March 6, 2009 | 11:20 am

Today's bear-market milestone: With Wells Fargo & Co.'s long-expected decision to slash its dividend, the wipeout of dividend income by companies in the Standard & Poor’s 500 index this year already has surpassed what was eliminated in all of 2008.

Forty-one companies in the S&P 500 have cut their dividend payouts this year, with the total reduction equivalent to $40.8 billion a year in cash lost to shareholders, according to Howard Silverblatt, senior analyst at S&P in New York.

In all of 2008, there were 61 cuts by S&P 500 companies totaling $40.6 billion in lost dividend income.

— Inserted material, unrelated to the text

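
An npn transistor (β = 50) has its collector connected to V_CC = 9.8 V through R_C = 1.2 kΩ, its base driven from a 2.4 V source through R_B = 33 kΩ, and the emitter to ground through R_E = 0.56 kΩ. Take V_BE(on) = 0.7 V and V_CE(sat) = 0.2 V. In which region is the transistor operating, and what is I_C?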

Dividend cuts make investors that much poorer, compounding the decline in their stocks’ value and adding to the "reverse wealth effect" in the economy: The poorer you feel, the less you’re likely to spend.

Unfortunately for weary shareholders, more cuts are coming, Silverblatt said.

"We expect decreases to continue as companies take the prudent steps to preserve cash that assist in their ability to ride out the recession," he said.

Never mind about investors’ ability to ride out the recession. . . .

In the banking sector, Wells was the last of the Mohicans: With its cut, not a single financial company remains in the S&P 500 list of the top 25 dividend payers, in terms of total dollars paid out annually.

The largest single dividend payer is AT&T. Its $1.64-a-share annual dividend (a current yield of 7.4%) is worth a total of $9.6 billion a year to shareholders.

No. 2 on the list: Exxon Mobil Corp., which pays out $8.1 billion a year. The company’s annual dividend rate is $1.60 a share, for a 2.6% current yield.

No. 3 is Chevron Corp., with an annual dividend per share of $2.60 and a total annual payout of $5.3 billion. The stock’s dividend yield is 4.5% at the current price.

As I wrote in my weekly column in The Times last week, companies that preserve their dividend payments, and commit to continue raising them, could become the market standouts of the next few years if battered investors put more emphasis on income and less on capital gains.